Segundo ofício nº 183/2017-GISP/SEDES, o então prefeito José Carlos de Almeida Junior foi notificado por não prestar contas do convênio, o que coloca o município em situação de inadimplência com o Estado e dificulta a celebração de novos convênios.
O acordo foi assinado no dia 30 de dezembro de 2013, entre a gestão municipal e a Secretaria de Estado de Desenvolvimento Social e Agricultura Familiar (SEDES). Do valor total, R$ 525.571,39 seriam repassados pelo Estado e R$ 27.661,65 entrariam como contrapartida do município.

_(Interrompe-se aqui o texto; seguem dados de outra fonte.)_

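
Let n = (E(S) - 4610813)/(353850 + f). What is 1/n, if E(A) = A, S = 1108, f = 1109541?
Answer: -1463391/4609705 ≈ -0.31746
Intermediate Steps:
n = -4609705/1463391 (n = (1108 - 4610813)/(353850 + 1109541) = -4609705/1463391 ≈ -3.1500)
1/n = 1/(-4609705/1463391) = -1463391/4609705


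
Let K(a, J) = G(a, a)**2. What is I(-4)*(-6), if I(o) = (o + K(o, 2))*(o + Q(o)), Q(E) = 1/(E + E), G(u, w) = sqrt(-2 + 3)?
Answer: -297/4 ≈ -74.250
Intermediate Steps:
G(u, w) = 1 (G(u, w) = sqrt(1) = 1)
Q(E) = 1/(2*E)
K(a, J) = 1 (K(a, J) = 1**2 = 1)
I(o) = (1 + o)*(o + 1/(2*o)) (I(o) = (o + 1)*(o + 1/(2*o)) = (1 + o)*(o + 1/(2*o)))
I(-4)*(-6) = (1/2 - 4 + (-4)**2 + (1/2)/(-4))*(-6) = (1/2 - 4 + 16 + (1/2)*(-1/4))*(-6) = (1/2 - 4 + 16 - 1/8)*(-6) = (99/8)*(-6) = -297/4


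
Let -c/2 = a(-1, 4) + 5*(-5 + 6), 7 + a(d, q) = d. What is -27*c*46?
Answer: -7452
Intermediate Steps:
a(d, q) = -7 + d
c = 6 (c = -2*((-7 - 1) + 5*(-5 + 6)) = -2*(-8 + 5*1) = -2*(-8 + 5) = -2*(-3) = 6)
-27*c*46 = -27*6*46 = -162*46 = -7452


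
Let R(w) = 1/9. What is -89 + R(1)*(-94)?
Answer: -895/9 ≈ -99.444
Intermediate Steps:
R(w) = ⅑
-89 + R(1)*(-94) = -89 + (⅑)*(-94) = -89 - 94/9 = -895/9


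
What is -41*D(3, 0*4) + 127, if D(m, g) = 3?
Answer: 4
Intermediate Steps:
-41*D(3, 0*4) + 127 = -41*3 + 127 = -123 + 127 = 4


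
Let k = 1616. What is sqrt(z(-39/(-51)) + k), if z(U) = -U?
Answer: 9*sqrt(5763)/17 ≈ 40.190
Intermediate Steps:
sqrt(z(-39/(-51)) + k) = sqrt(-(-39)/(-51) + 1616) = sqrt(-(-39)*(-1)/51 + 1616) = sqrt(-1*13/17 + 1616) = sqrt(-13/17 + 1616) = sqrt(27459/17) = 9*sqrt(5763)/17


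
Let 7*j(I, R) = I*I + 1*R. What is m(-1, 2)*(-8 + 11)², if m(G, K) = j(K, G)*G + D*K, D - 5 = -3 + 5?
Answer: 855/7 ≈ 122.14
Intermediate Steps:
j(I, R) = R/7 + I²/7 (j(I, R) = (I*I + 1*R)/7 = (I² + R)/7 = (R + I²)/7 = R/7 + I²/7)
D = 7 (D = 5 + (-3 + 5) = 5 + 2 = 7)
m(G, K) = 7*K + G*(G/7 + K²/7) (m(G, K) = (G/7 + K²/7)*G + 7*K = G*(G/7 + K²/7) + 7*K = 7*K + G*(G/7 + K²/7))
m(-1, 2)*(-8 + 11)² = (7*2 + (⅐)*(-1)*(-1 + 2²))*(-8 + 11)² = (14 + (⅐)*(-1)*(-1 + 4))*3² = (14 + (⅐)*(-1)*3)*9 = (14 - 3/7)*9 = (95/7)*9 = 855/7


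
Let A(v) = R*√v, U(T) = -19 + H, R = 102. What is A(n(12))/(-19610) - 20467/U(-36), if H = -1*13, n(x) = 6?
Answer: 20467/32 - 51*√6/9805 ≈ 639.58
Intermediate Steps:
H = -13
U(T) = -32 (U(T) = -19 - 13 = -32)
A(v) = 102*√v
A(n(12))/(-19610) - 20467/U(-36) = (102*√6)/(-19610) - 20467/(-32) = (102*√6)*(-1/19610) - 20467*(-1/32) = -51*√6/9805 + 20467/32 = 20467/32 - 51*√6/9805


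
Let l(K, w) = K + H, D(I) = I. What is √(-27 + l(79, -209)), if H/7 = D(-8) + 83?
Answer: √577 ≈ 24.021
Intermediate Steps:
H = 525 (H = 7*(-8 + 83) = 7*75 = 525)
l(K, w) = 525 + K (l(K, w) = K + 525 = 525 + K)
√(-27 + l(79, -209)) = √(-27 + (525 + 79)) = √(-27 + 604) = √577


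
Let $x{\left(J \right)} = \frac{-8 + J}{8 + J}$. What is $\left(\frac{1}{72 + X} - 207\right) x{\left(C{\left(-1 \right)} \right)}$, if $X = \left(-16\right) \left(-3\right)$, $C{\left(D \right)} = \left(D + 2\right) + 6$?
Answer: $\frac{24839}{1800} \approx 13.799$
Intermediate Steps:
$C{\left(D \right)} = 8 + D$ ($C{\left(D \right)} = \left(2 + D\right) + 6 = 8 + D$)
$X = 48$
$x{\left(J \right)} = \frac{-8 + J}{8 + J}$
$\left(\frac{1}{72 + X} - 207\right) x{\left(C{\left(-1 \right)} \right)} = \left(\frac{1}{72 + 48} - 207\right) \frac{-8 + \left(8 - 1\right)}{8 + \left(8 - 1\right)} = \left(\frac{1}{120} - 207\right) \frac{-8 + 7}{8 + 7} = \left(\frac{1}{120} - 207\right) \frac{1}{15} \left(-1\right) = - \frac{24839 \cdot \frac{1}{15} \left(-1\right)}{120} = \left(- \frac{24839}{120}\right) \left(- \frac{1}{15}\right) = \frac{24839}{1800}$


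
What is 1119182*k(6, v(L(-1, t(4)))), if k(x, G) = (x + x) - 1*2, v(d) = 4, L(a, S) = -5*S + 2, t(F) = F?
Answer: 11191820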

Contudo, segundo a atual administração e moradores das comunidades citadas, nenhuma obra foi realizada. Os serviços previstos para a recuperação das estradas simplesmente não aconteceram. Pior: os recursos foram transferidos para contas bancárias que ainda não foram identificadas.
A população cobra respostas. “Vejam quanta maldade! As estradas nunca foram recuperadas, principalmente a de Santa Rita, e o recurso foi todo transferido para uma conta que ainda não se sabe de quem é”, denunciou o vereador Antônio Filho (PCdoB), por meio das redes sociais na quarta-feira (24). O parlamentar também repudiou a ausência de prestação de contas e cobrou providências públicas.
Assessoria jurídica acompanha o caso
A assessoria jurídica da atual gestão informou que está acompanhando o caso e que todas as medidas legais estão sendo adotadas. A omissão na prestação de contas pode acarretar responsabilidade cível, administrativa e até penal para os gestores envolvidos.
Para os moradores dos povoados afetados, fica a frustração de ver recursos que poderiam melhorar suas vidas desaparecerem sem explicação. Além disso, os danos vão além da infraestrutura, pois a inadimplência impede a assinatura de novos convênios importantes para o desenvolvimento do município.